Ce que ces chiffres disent du potentiel : 90 diagnostics publiés pour 1 000 résidences principales, environ 176 logements occupés par leur propriétaire, un bassin de travaux structuré autour de CC de la Matheysine. Ce volume ne préjuge d'aucune éligibilité individuelle : il indique seulement où se concentrent, à Nantes-en-Ratier, les situations où le scénario décrit sur cette page a le plus de chances d'être pertinent.
Le chiffrage type publié sur cette page part de 110 m², en zone H1c : après un bouquet complet, la consommation recule d'environ 15 100 kWh par an, soit près de 1 620 € au tarif de référence. Côté financement, l'assiette est plafonnée à 40 000 € HT dès trois classes gagnées, l'aide ANAH s'échelonne de 4 000 € à 32 000 € selon le revenu fiscal de référence, et l'accompagnement obligatoire est pris en charge jusqu'à 2 000 €.
Pourquoi la même solution ne se classe pas au même rang partout : à Nantes-en-Ratier relève de la zone H1c, dont la base conventionnelle atteint 250 kWh/m²/an. Le temps de retour de la remise à niveau d'un logement mis en location s'en trouve mécaniquement raccourci par rapport aux zones plus douces.
À l'échelle intercommunale, à Nantes-en-Ratier relève de CC de la Matheysine. Les permanences France Rénov' de ce périmètre instruisent les demandes portant sur la remise à niveau d'un logement mis en location et recensent les aides locales cumulables, qui viennent en déduction du reste à charge calculé plus haut.
Le critère à écrire noir sur blanc dans le devis pour la remise à niveau d'un logement mis en location à Nantes-en-Ratier est les critères de décence et un engagement de loyer maîtrisé. Sans cette mention, ni l'aide ni le certificat d'économies d'énergie ne sont sécurisés, et le contrôle sur site peut conduire à un refus de versement du solde.

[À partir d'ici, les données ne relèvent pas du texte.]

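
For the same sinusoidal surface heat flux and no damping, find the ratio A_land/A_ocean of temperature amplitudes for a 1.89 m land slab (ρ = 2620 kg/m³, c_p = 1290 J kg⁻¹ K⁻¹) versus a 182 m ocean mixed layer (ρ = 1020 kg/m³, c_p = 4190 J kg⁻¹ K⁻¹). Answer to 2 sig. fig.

C_ocean = 1020 × 4190 × 182 = 7.78×10^8 J/(m²·K).
C_land = 2620 × 1290 × 1.89 = 6.39×10^6 J/(m²·K).
Undamped amplitude ∝ 1/C, so A_land/A_ocean = C_ocean/C_land = 122.

120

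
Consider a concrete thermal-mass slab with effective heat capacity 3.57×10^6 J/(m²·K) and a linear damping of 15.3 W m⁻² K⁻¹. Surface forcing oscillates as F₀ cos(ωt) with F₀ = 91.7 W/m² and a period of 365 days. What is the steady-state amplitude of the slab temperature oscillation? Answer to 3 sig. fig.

5.99 K

Areal heat capacity C = 3.57×10^6 J/(m²·K) (given).
Angular frequency ω = 2π / T = 2π / 3.15×10^7 s = 1.99×10^-7 s⁻¹.
√((Cω)² + λ²) = √((0.711)² + 15.3²) = 15.3 W/(m²·K).
Amplitude A = F₀ / √((Cω)²+λ²) = 91.7 / 15.3 = 5.99 K.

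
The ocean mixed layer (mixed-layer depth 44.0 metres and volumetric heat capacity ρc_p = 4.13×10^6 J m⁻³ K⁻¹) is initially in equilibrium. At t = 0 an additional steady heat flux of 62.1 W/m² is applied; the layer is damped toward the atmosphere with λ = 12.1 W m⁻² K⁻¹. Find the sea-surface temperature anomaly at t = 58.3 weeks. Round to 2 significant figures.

Areal heat capacity C = ρc_p × D = 4.13×10^6 × 44.0 = 1.82×10^8 J/(m^2 K).
τ = C / λ = 1.82×10^8 / 12.1 = 1.50×10^7 s.
Equilibrium anomaly ΔT_eq = F / λ = 62.1 / 12.1 = 5.13 K.
t = 58.3 weeks = 3.53×10^7 s, so t/τ = 2.35.
ΔT(t) = ΔT_eq (1 − e^(−t/τ)) = 5.13 × (1 − e^−2.35) = 4.64 K.

4.6 K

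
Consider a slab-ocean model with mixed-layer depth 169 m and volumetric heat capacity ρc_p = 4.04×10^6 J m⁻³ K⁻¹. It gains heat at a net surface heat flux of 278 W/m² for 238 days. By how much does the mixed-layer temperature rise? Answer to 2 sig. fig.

8.4 K

Areal heat capacity C = ρc_p × D = 4.04×10^6 × 169 = 6.83×10^8 J/(m²·K).
Net heat input Q = F Δt = 278 × (238 days × 86400 s/day) = 5.72×10^9 J/m².
ΔT = Q / C = 5.72×10^9 / 6.83×10^8 = 8.37 K.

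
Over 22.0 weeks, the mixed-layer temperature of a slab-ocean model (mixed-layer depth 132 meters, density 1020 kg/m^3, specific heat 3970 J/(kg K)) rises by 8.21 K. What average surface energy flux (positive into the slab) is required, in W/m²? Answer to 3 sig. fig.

330

Areal heat capacity C = ρ c_p D = 1020 × 3970 × 132 = 5.35×10^8 J m⁻² K⁻¹.
Required heat per unit area: Q = C ΔT = 5.35×10^8 × 8.21 = 4.39×10^9 J/m².
Flux F = Q / Δt = 4.39×10^9 / 1.33×10^7 s = 330 W/m².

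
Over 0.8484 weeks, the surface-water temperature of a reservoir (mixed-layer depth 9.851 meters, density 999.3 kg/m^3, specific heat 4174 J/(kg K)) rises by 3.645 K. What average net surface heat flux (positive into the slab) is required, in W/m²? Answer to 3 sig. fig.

Areal heat capacity C = ρ c_p D = 999.3 × 4174 × 9.851 = 4.11×10^7 J/(m²·K).
Required heat per unit area: Q = C ΔT = 4.11×10^7 × 3.645 = 1.50×10^8 J/m².
Flux F = Q / Δt = 1.50×10^8 / 5.13×10^5 s = 292 W/m².

292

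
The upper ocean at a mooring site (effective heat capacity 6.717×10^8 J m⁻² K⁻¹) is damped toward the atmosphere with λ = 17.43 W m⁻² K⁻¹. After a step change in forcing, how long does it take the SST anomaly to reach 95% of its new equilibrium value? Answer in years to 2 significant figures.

3.7 years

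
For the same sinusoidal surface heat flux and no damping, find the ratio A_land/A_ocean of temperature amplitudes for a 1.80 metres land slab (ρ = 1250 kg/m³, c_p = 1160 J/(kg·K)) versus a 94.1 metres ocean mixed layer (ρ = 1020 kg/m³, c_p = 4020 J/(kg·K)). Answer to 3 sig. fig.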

En cas de contrôle sur site à Nantes-en-Ratier : la mention de les critères de décence et un engagement de loyer maîtrisé sur le devis, la qualification RGE de un opérateur agréé par l'Anah, et le constat de décence après travaux. Un dossier complet sécurise jusqu'à 32 000 € d'aide ; un dossier incomplet suspend le versement jusqu'à régularisation.
La densité de diagnostics renseigne sur la maturité du marché : 19 DPE publiés par l'ADEME à Nantes-en-Ratier, soit 90 pour 1 000 résidences principales. Un tel volume conditionne les délais de un opérateur agréé par l'Anah, dont l'intervention sur la remise à niveau d'un logement mis en location dure cinq à neuf mois.
Le choix du scénario change l'assiette : à Nantes-en-Ratier, elle passe de 30 000 € HT à deux classes à 40 000 € HT dès trois classes. Avec le logement loué chiffré autour de 3 115 500 €, l'arbitrage consiste à vérifier si le poste complémentaire nécessaire pour franchir la troisième classe coûte moins que le supplément d'aide qu'il déclenche.
Le dimensionnement suit l'occupation réelle : 2.27 personne(s) par logement en moyenne à Nantes-en-Ratier, ce qui fixe la base de calcul à 110 m². La remise à niveau d'un logement mis en location se calibre sur cette occupation, pas sur la surface cadastrale ni sur la facture de l'année passée.